- DVD cover
- Greek: Μαριχουάνα Στοπ
- Directed by: Giannis Dalianidis
- Written by: Giannis Dalianidis
- Produced by: Finos Film
- Starring: Martha Karagianni
- Music by: Mimis Plessas
- Production company: Finos Film
- Release date: 1 March 1971;
- Running time: 89 minutes
- Country: Greece
- Language: Greek

= Marijuana Stop! =

Marijuana Stop! (Μαριχουάνα Stop) is a 1971 film starring Zoe Laskari and Martha Karagianni. The film deals with the hippie culture and its perception in Greek society as drug-using.

== Plot ==

Hippocrates (Chronis Exarchakos) lives in an old mansion in Plaka, renting the basement of the house to Despina (Martha Karagianni), who is in love with him. His cousin, Achilles (Vangelis Seilinos), and his girlfriend, Polina (Maria Ioannidou), want to turn the house into a nightclub, while Hippocrates wants to sell it. Not knowing what to decide, they wait for their other cousin, Kaiti (Zoe Laskari), to return from London where she lives, so that the fate of the house can be decided. Kaiti arrives with the young man Giorgos (Giorgos Pantzas), whom she met on the plane. The next day, she goes to his office and discovers his affair with the Frenchwoman Georgette (Eleni Anousaki). She decides to ignore him, but George besieges her and decides to make her jealous.
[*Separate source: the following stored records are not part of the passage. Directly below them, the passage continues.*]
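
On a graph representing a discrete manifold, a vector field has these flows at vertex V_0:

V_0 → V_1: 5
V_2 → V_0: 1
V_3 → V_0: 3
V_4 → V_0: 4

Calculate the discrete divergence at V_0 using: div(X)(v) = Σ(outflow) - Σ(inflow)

Divergence = sum of outgoing flows = 5 + (-1) + (-3) + (-4) = -3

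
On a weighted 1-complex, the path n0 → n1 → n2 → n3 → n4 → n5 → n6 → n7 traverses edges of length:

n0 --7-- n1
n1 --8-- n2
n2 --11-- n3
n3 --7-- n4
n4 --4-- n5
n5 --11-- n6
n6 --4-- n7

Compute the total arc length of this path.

Arc length = 7 + 8 + 11 + 7 + 4 + 11 + 4 = 52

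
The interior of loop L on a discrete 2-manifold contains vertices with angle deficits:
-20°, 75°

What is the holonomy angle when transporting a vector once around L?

Holonomy = total enclosed curvature = (-20°) + 75° = 55°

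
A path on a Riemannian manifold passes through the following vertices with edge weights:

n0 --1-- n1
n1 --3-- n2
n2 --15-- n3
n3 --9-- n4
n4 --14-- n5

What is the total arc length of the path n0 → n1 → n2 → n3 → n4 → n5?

Arc length = 1 + 3 + 15 + 9 + 14 = 42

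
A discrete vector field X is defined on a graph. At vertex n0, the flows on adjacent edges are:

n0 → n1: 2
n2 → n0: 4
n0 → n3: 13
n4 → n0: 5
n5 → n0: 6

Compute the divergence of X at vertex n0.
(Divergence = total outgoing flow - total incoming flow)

Divergence = sum of outgoing flows = 2 + (-4) + 13 + (-5) + (-6) = 0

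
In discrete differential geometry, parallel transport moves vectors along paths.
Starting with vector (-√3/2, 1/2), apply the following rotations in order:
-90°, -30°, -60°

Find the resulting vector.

Total rotation: (-90°) + (-30°) + (-60°) = -180° ≡ 180° (mod 360°). Final vector: (0.8660, -0.5000)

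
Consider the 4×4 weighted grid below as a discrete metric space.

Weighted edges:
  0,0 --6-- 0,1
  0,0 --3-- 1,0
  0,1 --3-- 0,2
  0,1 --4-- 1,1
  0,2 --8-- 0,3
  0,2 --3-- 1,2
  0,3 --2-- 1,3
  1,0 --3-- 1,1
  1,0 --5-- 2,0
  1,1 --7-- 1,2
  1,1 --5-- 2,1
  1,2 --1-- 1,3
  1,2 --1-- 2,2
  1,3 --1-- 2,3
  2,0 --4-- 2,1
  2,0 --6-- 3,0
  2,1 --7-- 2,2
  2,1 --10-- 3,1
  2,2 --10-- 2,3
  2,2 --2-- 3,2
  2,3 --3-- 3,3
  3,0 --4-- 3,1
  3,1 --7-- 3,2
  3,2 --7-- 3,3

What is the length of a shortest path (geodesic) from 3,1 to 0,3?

Shortest path: 3,1 → 3,2 → 2,2 → 1,2 → 1,3 → 0,3, total weight = 13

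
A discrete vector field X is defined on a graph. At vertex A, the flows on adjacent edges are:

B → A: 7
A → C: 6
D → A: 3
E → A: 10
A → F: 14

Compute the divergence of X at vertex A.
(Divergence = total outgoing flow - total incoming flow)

Divergence = sum of outgoing flows = (-7) + 6 + (-3) + (-10) + 14 = 0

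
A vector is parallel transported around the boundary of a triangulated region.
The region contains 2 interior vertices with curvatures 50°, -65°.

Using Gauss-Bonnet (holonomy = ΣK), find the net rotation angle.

Holonomy = total enclosed curvature = 50° + (-65°) = -15°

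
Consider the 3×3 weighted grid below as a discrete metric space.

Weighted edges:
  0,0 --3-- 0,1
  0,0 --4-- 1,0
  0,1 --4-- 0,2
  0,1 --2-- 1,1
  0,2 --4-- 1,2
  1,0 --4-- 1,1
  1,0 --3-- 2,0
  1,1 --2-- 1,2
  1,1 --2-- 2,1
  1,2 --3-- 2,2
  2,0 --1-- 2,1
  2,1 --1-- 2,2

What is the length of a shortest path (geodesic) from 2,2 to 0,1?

Shortest path: 2,2 → 2,1 → 1,1 → 0,1, total weight = 5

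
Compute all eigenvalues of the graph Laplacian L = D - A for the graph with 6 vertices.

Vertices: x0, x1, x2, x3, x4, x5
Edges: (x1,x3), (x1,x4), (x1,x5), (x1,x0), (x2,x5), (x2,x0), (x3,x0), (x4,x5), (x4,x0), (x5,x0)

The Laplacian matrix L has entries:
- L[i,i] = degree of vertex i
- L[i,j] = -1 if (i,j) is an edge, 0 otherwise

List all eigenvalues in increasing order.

Degrees: deg(x0) = 5, deg(x1) = 4, deg(x2) = 2, deg(x3) = 2, deg(x4) = 3, deg(x5) = 4.
L = D − A with rows/columns ordered (x0, x1, x2, x3, x4, x5):
  [ 5, -1, -1, -1, -1, -1]
  [-1,  4,  0, -1, -1, -1]
  [-1,  0,  2,  0,  0, -1]
  [-1, -1,  0,  2,  0,  0]
  [-1, -1,  0,  0,  3, -1]
  [-1, -1, -1,  0, -1,  4]
Characteristic polynomial: det(λI − L) = λ(λ² − 7λ + 9)(λ² − 7λ + 11)(λ − 6).
Roots: λ = 0; (λ² − 7λ + 9) = 0 ⇒ λ = (7 ± √13)/2 ≈ 1.6972, 5.3028; (λ² − 7λ + 11) = 0 ⇒ λ = (7 ± √5)/2 ≈ 2.382, 4.618; (λ − 6) = 0 ⇒ λ = 6.
(Check: the roots sum (with multiplicity) to 20, matching trace L = Σdeg = 2·10 = 20.)
Laplacian eigenvalues (increasing order): [0.0, 1.6972, 2.382, 4.618, 5.3028, 6.0]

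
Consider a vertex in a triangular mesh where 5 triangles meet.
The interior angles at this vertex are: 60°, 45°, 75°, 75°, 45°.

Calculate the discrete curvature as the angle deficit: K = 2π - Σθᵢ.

Sum of angles = 300°. K = 360° - 300° = 60° = π/3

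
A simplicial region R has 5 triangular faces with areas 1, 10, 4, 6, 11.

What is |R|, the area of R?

1 + 10 + 4 + 6 + 11 = 32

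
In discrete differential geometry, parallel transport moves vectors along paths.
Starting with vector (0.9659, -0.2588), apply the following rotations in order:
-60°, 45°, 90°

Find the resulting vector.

Total rotation: (-60°) + 45° + 90° = 75°. Final vector: (0.5000, 0.8660)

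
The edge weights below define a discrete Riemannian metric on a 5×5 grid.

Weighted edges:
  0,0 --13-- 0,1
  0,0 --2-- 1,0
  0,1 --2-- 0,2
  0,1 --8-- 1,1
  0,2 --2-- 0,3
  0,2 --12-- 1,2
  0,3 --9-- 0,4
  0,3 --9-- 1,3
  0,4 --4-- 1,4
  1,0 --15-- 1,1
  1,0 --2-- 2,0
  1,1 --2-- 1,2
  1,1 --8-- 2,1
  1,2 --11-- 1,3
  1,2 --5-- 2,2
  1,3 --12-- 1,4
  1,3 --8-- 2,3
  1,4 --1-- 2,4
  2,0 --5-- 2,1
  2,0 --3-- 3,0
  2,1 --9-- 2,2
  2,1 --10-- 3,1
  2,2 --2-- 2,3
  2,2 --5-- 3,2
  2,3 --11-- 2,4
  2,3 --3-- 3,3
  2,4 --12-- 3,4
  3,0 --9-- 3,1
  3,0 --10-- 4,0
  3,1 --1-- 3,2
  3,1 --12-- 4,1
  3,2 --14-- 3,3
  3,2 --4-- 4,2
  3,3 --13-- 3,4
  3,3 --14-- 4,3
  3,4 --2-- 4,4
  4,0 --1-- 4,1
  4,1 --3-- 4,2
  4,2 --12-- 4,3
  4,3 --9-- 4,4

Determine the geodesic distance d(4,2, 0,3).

Shortest path: 4,2 → 3,2 → 2,2 → 2,3 → 1,3 → 0,3, total weight = 28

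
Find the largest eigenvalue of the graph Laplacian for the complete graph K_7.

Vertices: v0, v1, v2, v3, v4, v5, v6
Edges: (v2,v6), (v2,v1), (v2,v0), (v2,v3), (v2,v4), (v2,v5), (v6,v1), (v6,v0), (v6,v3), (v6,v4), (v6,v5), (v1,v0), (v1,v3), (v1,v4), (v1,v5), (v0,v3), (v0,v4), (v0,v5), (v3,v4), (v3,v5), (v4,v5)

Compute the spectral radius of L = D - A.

For the complete graph K_n, L = nI − J (J = all-ones matrix). J has eigenvalues n (once, eigenvector 𝟙) and 0 (multiplicity n−1), so L has eigenvalues 0 (once) and n (multiplicity n−1). Here n = 7: eigenvalue 0 once and 7 with multiplicity 6.
Laplacian eigenvalues: [0.0, 7.0, 7.0, 7.0, 7.0, 7.0, 7.0]. Largest eigenvalue (spectral radius) = 7.0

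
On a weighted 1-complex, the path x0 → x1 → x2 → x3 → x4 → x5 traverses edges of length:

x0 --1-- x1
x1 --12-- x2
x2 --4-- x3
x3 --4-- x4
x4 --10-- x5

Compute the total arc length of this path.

Arc length = 1 + 12 + 4 + 4 + 10 = 31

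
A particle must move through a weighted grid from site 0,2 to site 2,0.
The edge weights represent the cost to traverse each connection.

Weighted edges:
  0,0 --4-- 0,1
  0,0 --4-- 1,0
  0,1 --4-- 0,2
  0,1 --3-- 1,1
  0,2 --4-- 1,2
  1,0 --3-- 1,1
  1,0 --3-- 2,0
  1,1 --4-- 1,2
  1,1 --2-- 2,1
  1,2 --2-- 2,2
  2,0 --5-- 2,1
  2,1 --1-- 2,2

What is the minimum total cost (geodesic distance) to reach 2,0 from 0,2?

Shortest path: 0,2 → 1,2 → 2,2 → 2,1 → 2,0, total weight = 12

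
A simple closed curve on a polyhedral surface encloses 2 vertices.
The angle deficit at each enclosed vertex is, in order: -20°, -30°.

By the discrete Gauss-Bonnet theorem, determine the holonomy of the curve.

Holonomy = total enclosed curvature = (-20°) + (-30°) = -50°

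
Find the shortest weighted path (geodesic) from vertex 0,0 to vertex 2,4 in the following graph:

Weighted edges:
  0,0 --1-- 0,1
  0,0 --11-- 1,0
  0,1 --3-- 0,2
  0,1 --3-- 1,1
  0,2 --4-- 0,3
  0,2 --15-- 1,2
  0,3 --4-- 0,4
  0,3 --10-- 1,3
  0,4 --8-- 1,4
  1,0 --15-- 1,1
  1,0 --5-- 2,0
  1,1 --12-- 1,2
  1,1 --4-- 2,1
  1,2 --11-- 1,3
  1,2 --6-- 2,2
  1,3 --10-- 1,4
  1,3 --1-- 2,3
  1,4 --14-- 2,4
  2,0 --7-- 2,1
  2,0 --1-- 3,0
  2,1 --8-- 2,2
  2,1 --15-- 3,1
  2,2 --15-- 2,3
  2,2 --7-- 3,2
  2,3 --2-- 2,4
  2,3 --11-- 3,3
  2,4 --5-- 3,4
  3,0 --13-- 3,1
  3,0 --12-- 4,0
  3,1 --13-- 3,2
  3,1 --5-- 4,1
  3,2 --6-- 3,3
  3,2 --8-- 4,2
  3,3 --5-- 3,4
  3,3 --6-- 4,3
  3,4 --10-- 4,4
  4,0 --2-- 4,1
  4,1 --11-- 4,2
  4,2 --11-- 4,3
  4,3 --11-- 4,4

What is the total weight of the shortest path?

Shortest path: 0,0 → 0,1 → 0,2 → 0,3 → 1,3 → 2,3 → 2,4, total weight = 21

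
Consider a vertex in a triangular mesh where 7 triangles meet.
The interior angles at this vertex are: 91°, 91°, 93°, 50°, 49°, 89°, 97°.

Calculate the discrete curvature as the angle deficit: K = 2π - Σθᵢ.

Sum of angles = 560°. K = 360° - 560° = -200° = -10π/9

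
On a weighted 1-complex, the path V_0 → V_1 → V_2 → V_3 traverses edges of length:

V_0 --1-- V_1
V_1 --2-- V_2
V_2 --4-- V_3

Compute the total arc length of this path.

Arc length = 1 + 2 + 4 = 7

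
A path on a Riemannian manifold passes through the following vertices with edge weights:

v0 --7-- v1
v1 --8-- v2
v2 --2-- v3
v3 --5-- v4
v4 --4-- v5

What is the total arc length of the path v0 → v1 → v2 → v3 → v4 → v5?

Arc length = 7 + 8 + 2 + 5 + 4 = 26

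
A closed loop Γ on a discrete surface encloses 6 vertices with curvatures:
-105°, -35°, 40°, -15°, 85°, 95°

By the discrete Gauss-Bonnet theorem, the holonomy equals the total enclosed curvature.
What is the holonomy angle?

Holonomy = total enclosed curvature = (-105°) + (-35°) + 40° + (-15°) + 85° + 95° = 65°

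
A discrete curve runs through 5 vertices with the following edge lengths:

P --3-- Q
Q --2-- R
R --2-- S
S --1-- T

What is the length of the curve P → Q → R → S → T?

Arc length = 3 + 2 + 2 + 1 = 8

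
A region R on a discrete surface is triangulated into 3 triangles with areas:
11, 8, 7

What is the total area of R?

11 + 8 + 7 = 26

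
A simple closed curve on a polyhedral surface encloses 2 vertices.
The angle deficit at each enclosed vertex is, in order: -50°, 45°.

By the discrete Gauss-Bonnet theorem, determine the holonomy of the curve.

Holonomy = total enclosed curvature = (-50°) + 45° = -5°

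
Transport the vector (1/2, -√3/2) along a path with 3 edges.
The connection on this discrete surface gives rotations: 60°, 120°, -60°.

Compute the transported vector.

Total rotation: 60° + 120° + (-60°) = 120°. Final vector: (0.5000, 0.8660)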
So, she meets with Melita (Miranda Zafeiropoulou), a rich lady who is in love with the singer Tolis Voskopoulos, whom she also wants to make jealous. Meanwhile, Despina is simultaneously plotting the same trick, to make Hippocrates jealous.

== Cast ==
- Martha Karagianni as Despoina
- Zoe Laskari as Kaiti Lagopoulou
- Giorgos Pantzas as Giorgos Kehagias
- Tolis Voskopoulos as himself
- Chronis Exarhakos as Ippocratis
- Kostas Kafasis as Spyros
- Miranda Zafeiropoulou as Melita Kamvisi
- Eleni Anousaki as Georgette
- Dimitra Seremeti-Papachristou as Zozo
- Nikol Kokkinou as Maria

== Production ==
The film is an adaptation of the eponymous stage musical, with which Zoe Laskari made her debut at the Bournelli Theatre.

== Release ==
The film was first shown in cinemas on 1 March 1971. Selling 312,260 tickets, it ranked 12th out of 87 films of the same season. It was also released on DVD on 11 April 2006.